To maintain the highest standards of safety and purity, fabs employ a combination of inspection, testing, and continuous monitoring of piping systems. Long gas lines must be tested to leak rates as low as 1x10⁻⁷ mbar l/s after installation or maintenance. The conventional method for verifying the integrity of gas delivery piping is helium leak testing and involves:

1. Evacuating the inside of the pipe
2. Spraying helium on the external surface
3. Detecting helium that enters the system through leaks due to the pressure differential

Complementing helium leak testing, real-time gas analyzers are used during processing to continuously monitor gas purity and pressure, providing early warning of deviations that may indicate integrity loss.

While highly sensitive, this approach is inherently challenging due to the complexity of the piping system itself, and these challenges increase further as pipe length and diameter grow. In long or complex piping systems, helium can take a significant amount of time to travel from the leak location to the detector. This results in:

• Longer test times
• Delayed signal response
• Reduced efficiency during fab construction or expansion

These challenges demand not just better tools—but deep application expertise.

With decades of experience supporting semiconductor fabs worldwide, INFICON enhances standard leak detection by combining proven technology with deep application experience.

To address the limitations of conventional helium spray testing on long gas lines, experts integrate helium leak detection with a controlled carrier gas flow. Even very low carrier‑gas flow rates, on the order of only a few standard cubic centimetres per minute (sccm), can significantly improve measurement effectiveness. Lab tests prove that flows on the order of ~100 sccm are often sufficient to enhance signal propagation and detection, without requiring large gas flows or altering fundamental test conditions. In this method:

• A carrier gas (typically air or nitrogen) is introduced at one end of the pipe
• The leak detector is connected at the opposite end
• Helium entering through a leak is immediately mixed with the carrier gas
• The gas mixture is rapidly transported to the detector

This approach dramatically reduces response time, enabling leak detection within seconds, even in long or complex piping systems.

“Using nitrogen as the carrier gas provides a critical additional advantage,” explains Anja Sutorius, Application Engineer at INFICON. “It significantly reduces the amount of residual helium trapped inside long gas lines, and with lower background helium levels, the system achieves a cleaner signal, greater detection sensitivity, faster stabilization between sequential tests, and far less risk of tracer‑gas carryover.
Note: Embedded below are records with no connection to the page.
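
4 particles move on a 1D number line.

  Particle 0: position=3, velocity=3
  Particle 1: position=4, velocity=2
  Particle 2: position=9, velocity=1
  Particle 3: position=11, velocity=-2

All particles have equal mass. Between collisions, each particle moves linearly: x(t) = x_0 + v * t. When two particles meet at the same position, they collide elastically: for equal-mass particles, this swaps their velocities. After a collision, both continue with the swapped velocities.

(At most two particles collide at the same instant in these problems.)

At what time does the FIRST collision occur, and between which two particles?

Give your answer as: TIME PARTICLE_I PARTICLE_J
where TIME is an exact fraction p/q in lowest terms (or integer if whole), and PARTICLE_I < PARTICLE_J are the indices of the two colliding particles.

Answer: 2/3 2 3

Derivation:
Pair (0,1): pos 3,4 vel 3,2 -> gap=1, closing at 1/unit, collide at t=1
Pair (1,2): pos 4,9 vel 2,1 -> gap=5, closing at 1/unit, collide at t=5
Pair (2,3): pos 9,11 vel 1,-2 -> gap=2, closing at 3/unit, collide at t=2/3
Earliest collision: t=2/3 between 2 and 3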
This improvement is especially valuable in cleanroom environments, where even small accumulations of helium can interfere with other testing routines or sensitive process measurements.” 
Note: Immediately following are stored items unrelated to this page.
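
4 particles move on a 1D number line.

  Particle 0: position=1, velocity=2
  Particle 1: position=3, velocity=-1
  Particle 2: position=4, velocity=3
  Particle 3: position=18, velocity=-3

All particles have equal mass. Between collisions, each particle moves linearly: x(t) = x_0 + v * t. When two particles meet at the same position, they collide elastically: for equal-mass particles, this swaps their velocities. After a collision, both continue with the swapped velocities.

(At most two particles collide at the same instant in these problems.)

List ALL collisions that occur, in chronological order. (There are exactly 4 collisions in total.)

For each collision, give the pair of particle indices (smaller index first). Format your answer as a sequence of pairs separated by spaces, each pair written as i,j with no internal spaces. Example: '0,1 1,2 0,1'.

Collision at t=2/3: particles 0 and 1 swap velocities; positions: p0=7/3 p1=7/3 p2=6 p3=16; velocities now: v0=-1 v1=2 v2=3 v3=-3
Collision at t=7/3: particles 2 and 3 swap velocities; positions: p0=2/3 p1=17/3 p2=11 p3=11; velocities now: v0=-1 v1=2 v2=-3 v3=3
Collision at t=17/5: particles 1 and 2 swap velocities; positions: p0=-2/5 p1=39/5 p2=39/5 p3=71/5; velocities now: v0=-1 v1=-3 v2=2 v3=3
Collision at t=15/2: particles 0 and 1 swap velocities; positions: p0=-9/2 p1=-9/2 p2=16 p3=53/2; velocities now: v0=-3 v1=-1 v2=2 v3=3

Answer: 0,1 2,3 1,2 0,1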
Engineers can choose between carrier gases when leak testing, allowing an inert environment to be maintained when required.

INFICON’s advanced leak testing methodology and application expertise deliver measurable advantages:

• Significantly faster leak detection for long pipes and extended systems
• Improved testing reliability in hard-to-access or complex installations
• Enhanced sensitivity through reduced background helium
• Lower environmental impact by minimizing tracer gas usage

INFICON is more than an equipment supplier. We are a long-term partner to the semiconductor industry, delivering innovative leak detection solutions , smart sensors, and intelligent manufacturing systems that support faster fab ramp-up, reliable operation, and optimized resource management.

By combining world-class instruments with deep application expertise, we help semiconductor manufacturers safeguard purity, ensure safety, and sustain peak performance, today and into the future.